Media and Drug Policy in the UK: New research from the People and Dancefloors project

In this latest research article, published in the Journal of Alternative and Community Media, we contextualise the People and Dancefloors film within a wider landscape of productive and representative practices in the UK, focusing specifically on the BBC’s Drugs Map of Britain series.

As followers of People and Dancefloors will know, we have always sought to engage the media in practical and critical ways. At the start of the project, we produced a film in an attempt to use the short documentary format as a way of pointing out the hypocrisies of “the media” when it comes to their discussion of drugs and drug users.

Our aim with this article was to deepen that critical engagement by foregrounding the relationship between media representation of drug users and UK drugs policy. We argue that base and simplistic representations of drug users in the media effect the formation of dangerously arbitrary and unscientific drug laws and classification systems. These laws and systems tend towards increased criminalisation. They are more concerned with punishing the public than they are with protecting them from any harms that might be caused by drugs. As David Nutt notes “in both the US and the UK drugs have always been useful political tools to give the voters an impression that the government is making their lives safer whereas in fact it is doing exactly the opposite”.    

Indeed, many experts in the field have demonstrated that punitive measures only serve to exacerbate public harm. Readers will remember the stupid policies of the UK’s former home secretary, Priti Patel, whose most famous gesture was to accompany the police on a drug raid at a house in Surrey looking like a cross between Nurse Ratchet and Dog the Bounty Hunter. Despite the political efficacy of such publicity stunts, and their attempts to hide the lack of any interesting or useful policies, they do not contribute to a decline in deaths caused by drugs. In fact, recent figures show that in 2021 such deaths have continued to increase.

Concurrently (and as we demonstrate in the article) programmes such as the Drugs Map of Britain series continue drawing on old tropes of working-class criminality and degeneration as staple features of their representative practices. Here again our article draws on a range of books and journal articles that examine the ways in which media texts construct implicit and explicit links between drug-use, the working-class and social malaise.

As we write in the article, “the result is a link between drug policy and media representation that is characterized by ‘moral panic’, public outrage and knee-jerk governmental responses that are resistant to scientific evidence and the testimony of drug users. Insofar as media representations are echoed in government discourse a link is established that stymies the development of sensible drug policies”.

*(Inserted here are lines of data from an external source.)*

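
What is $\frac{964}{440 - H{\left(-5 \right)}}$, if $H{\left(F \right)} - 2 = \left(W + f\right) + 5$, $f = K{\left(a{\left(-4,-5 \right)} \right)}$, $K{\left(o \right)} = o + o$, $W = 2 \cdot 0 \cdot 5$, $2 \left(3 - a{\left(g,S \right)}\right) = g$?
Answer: $\frac{964}{423} \approx 2.279$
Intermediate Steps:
$a{\left(g,S \right)} = 3 - \frac{g}{2}$
$W = 0$ ($W = 0 \cdot 5 = 0$)
$K{\left(o \right)} = 2 o$
$f = 10$ ($f = 2 \left(3 - -2\right) = 2 \left(3 + 2\right) = 2 \cdot 5 = 10$)
$H{\left(F \right)} = 17$ ($H{\left(F \right)} = 2 + \left(\left(0 + 10\right) + 5\right) = 2 + \left(10 + 5\right) = 2 + 15 = 17$)
$\frac{964}{440 - H{\left(-5 \right)}} = \frac{964}{440 - 17} = \frac{964}{423}$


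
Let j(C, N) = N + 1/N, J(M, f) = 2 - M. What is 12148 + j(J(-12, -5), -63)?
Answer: 761354/63 ≈ 12085.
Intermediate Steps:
12148 + j(J(-12, -5), -63) = 12148 + (-63 + 1/(-63)) = 12148 + (-63 - 1/63) = 12148 - 3970/63 = 761354/63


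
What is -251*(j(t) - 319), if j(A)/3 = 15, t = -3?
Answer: 68774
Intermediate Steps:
j(A) = 45 (j(A) = 3*15 = 45)
-251*(j(t) - 319) = -251*(45 - 319) = -251*(-274) = 68774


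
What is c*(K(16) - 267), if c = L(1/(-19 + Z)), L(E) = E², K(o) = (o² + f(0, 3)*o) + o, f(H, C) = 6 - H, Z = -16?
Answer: 101/1225 ≈ 0.082449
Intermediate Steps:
K(o) = o² + 7*o (K(o) = (o² + (6 - 1*0)*o) + o = (o² + (6 + 0)*o) + o = (o² + 6*o) + o = o² + 7*o)
c = 1/1225 (c = (1/(-19 - 16))² = (1/(-35))² = (-1/35)² = 1/1225 ≈ 0.00081633)
c*(K(16) - 267) = (16*(7 + 16) - 267)/1225 = (16*23 - 267)/1225 = (368 - 267)/1225 = (1/1225)*101 = 101/1225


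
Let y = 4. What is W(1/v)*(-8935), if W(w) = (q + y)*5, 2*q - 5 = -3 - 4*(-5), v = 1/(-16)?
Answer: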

Patel’s Dog the Bounty Hunter episode, concurrent as it is with an increase in drug related deaths, adequately serves to demonstrate this link. And while many studies have been carried out on the representation of drugs and drug users, in its second half our article attempts to move away from this textual approach in order to focus on the kinds of productive practices that might serve to undermine this link through more sensitive and experientially derived representations. Using the People and Dancefloors film as an example, we wanted to think about the kinds of things filmmakers could do in order to negotiate these issues in a sensible way.

As we argue, however, this is not a question of merely allowing drug-users to “speak”. The Drugs Map of Britain series often does this, yet manages to frame this speech in ways that dismiss harm reduction and advance the same old punitive discourse. To quote our article again, “where the BBC film simultaneously presents and dismisses harm reduction through its mode of representation, People and Dancefloors presents a harm reduction discourse that is derived from lived experiences that are framed by social positions. In this way, it can be seen as an example of film as a ‘radical pedagogical tool’”.

This term was coined by Deirdre O’Neill in her book on how working-class people can use film production practices to think about and express different aspects of their lived, material reality. In this article we try to do the same thing with drug users – to think about how film production can be used to render the experience of being a drug user, beyond the one-dimensional “realities” that constrict dominant media representations.